Jane idealizes Blanche's image by comparing her to a statue of Diana and a poplar tree. Diana, the Greco-Roman goddess, represents perfect, desirable femininity. The poplar tree is native to northern climates, including England. Poplar flowers fruit into fluffy white orbs that look like cotton balls all over the tree. Jane is imagining Blanche as a symbol of white, English femininity. Blanche's very name means "white," which on the surface contrasts with Bertha's association with Blackness. It certainly contrasts with the gothic darkness of Thornfield.

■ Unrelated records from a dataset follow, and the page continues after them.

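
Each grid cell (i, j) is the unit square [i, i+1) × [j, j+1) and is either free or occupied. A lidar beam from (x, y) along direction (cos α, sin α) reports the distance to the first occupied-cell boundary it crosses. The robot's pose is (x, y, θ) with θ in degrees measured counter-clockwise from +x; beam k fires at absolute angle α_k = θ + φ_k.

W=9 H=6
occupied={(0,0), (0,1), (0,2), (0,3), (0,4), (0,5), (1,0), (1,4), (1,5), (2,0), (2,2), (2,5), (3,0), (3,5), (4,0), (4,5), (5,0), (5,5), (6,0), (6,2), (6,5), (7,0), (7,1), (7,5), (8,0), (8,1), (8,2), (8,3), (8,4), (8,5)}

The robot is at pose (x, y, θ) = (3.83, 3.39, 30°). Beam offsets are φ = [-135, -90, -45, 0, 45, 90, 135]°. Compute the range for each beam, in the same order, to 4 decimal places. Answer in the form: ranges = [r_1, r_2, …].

beam 1: φ=-135°, α=255°
  direction (-0.2588, -0.9659); cell (3,3); t to first gridline: x 3.2069, y 0.4038 (then +3.8637 / +1.0353)
    (3,2) via y @ 0.4038
    (3,1) via y @ 1.4390
    (3,0) via y @ 2.4743  # hit
  → r_1 = 2.4743
beam 2: φ=-90°, α=300°
  direction (0.5000, -0.8660); cell (3,3); t to first gridline: x 0.3400, y 0.4503 (then +2.0000 / +1.1547)
    (4,3) via x @ 0.3400
    (4,2) via y @ 0.4503
    (4,1) via y @ 1.6050
    (5,1) via x @ 2.3400
    (5,0) via y @ 2.7597  # hit
  → r_2 = 2.7597
beam 3: φ=-45°, α=345°
  direction (0.9659, -0.2588); cell (3,3); t to first gridline: x 0.1760, y 1.5068 (then +1.0353 / +3.8637)
    (4,3) via x @ 0.1760
    (5,3) via x @ 1.2113
    (5,2) via y @ 1.5068
    (6,2) via x @ 2.2465  # hit
  → r_3 = 2.2465
beam 4: φ=0°, α=30°
  direction (0.8660, 0.5000); cell (3,3); t to first gridline: x 0.1963, y 1.2200 (then +1.1547 / +2.0000)
    (4,3) via x @ 0.1963
    (4,4) via y @ 1.2200
    (5,4) via x @ 1.3510
    (6,4) via x @ 2.5057
    (6,5) via y @ 3.2200  # hit
  → r_4 = 3.2200
beam 5: φ=45°, α=75°
  direction (0.2588, 0.9659); cell (3,3); t to first gridline: x 0.6568, y 0.6315 (then +3.8637 / +1.0353)
    (3,4) via y @ 0.6315
    (4,4) via x @ 0.6568
    (4,5) via y @ 1.6668  # hit
  → r_5 = 1.6668
beam 6: φ=90°, α=120°
  direction (-0.5000, 0.8660); cell (3,3); t to first gridline: x 1.6600, y 0.7044 (then +2.0000 / +1.1547)
    (3,4) via y @ 0.7044
    (2,4) via x @ 1.6600
    (2,5) via y @ 1.8591  # hit
  → r_6 = 1.8591
beam 7: φ=135°, α=165°
  direction (-0.9659, 0.2588); cell (3,3); t to first gridline: x 0.8593, y 2.3569 (then +1.0353 / +3.8637)
    (2,3) via x @ 0.8593
    (1,3) via x @ 1.8946
    (1,4) via y @ 2.3569  # hit
  → r_7 = 2.3569

ranges = [2.4743, 2.7597, 2.2465, 3.2200, 1.6668, 1.8591, 2.3569]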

Blanche's name and the narrator's language here are ironic because Blanche in fact represents further enmeshment in England's colonial economy. Although Jane and the reader don't yet know the extent of the problem, the darkness of Thornfield is an effect of its colonial entanglement. (The novel operates on racist ideology that maps sin and corruption onto darkness and Blackness.) As a fashionable woman, Blanche consumes many products that are connected with slavery and colonialism. This kind of unethical consumerism had long been held against wealthy women, and the novel holds it against Blanche. Jane, who is not in the class of women who can afford luxury imports, finds Blanche shallow and materialistic. Her name and her description as a poplar or a Diana do not match her substance, which is implicated in all of England's problems. As the novel demonstrates by the end, it is not Blanche who stands to "whiten" Rochester's soul by marrying him, but rather Jane.